Recommended algorithms:

  • Diffie-Hellman (DH / DHE)
  • Elliptic Curve Diffie-Hellman (ECDH / ECDHE)
  • Menezes–Qu–Vanstone (MQV)
  • RSA

Key Derivation Functions (KDF)

The security of cryptographic algorithms depends heavily on the quality of the cryptographic keys, because cryptographic keys should be indistinguishable from a random bitstream. Passwords are not good cryptographic keys, as their encoding introduces structure and predictability.

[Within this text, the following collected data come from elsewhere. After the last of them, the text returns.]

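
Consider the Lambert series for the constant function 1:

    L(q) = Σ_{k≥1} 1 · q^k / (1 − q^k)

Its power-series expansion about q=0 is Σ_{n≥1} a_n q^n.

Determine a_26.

q^26  k|26↦f(k): 1:1 2:1 13:1 26:1  a_26=4

a_26 = 4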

Key derivation functions transform passwords or other non-uniform inputs into strong cryptographic keys and often incorporate additional properties such as computational cost and memory usage to defend against brute-force attacks.

Recommended algorithms:

  • Argon2id
  • scrypt
  • PBKDF2
  • bcrypt

Random Number Generators (TRNG, PRNG)

The security of cryptographic algorithms also depends on randomness. If secret keys can be guessed by brute force or predicted because they weren’t truly random, data cannot be protected. True random number generation (TRNG) is resource-intensive, so pseudo-random number generators (PRNGs) are often used. PRNGs expand a small random seed into a large sequence of bits suitable for cryptographic keys.

Without strong randomness, even robust algorithms can be broken.

Recommended algorithms:

  • Hash PRNG
  • HMAC PRNG
  • CTR PRNG

Conclusion

Cryptographic primitives form the foundation of modern IT security. Their correct combination and secure implementation determine the trustworthiness of digital systems. While algorithms like AES, SHA-2, and ECDSA are currently considered secure, older methods such as DES or MD5 are no longer recommended. With emerging threats such as quantum computing, it is vital to stay up to date with new developments.

The recommendations above follow the current NIST cryptographic standards and guidelines.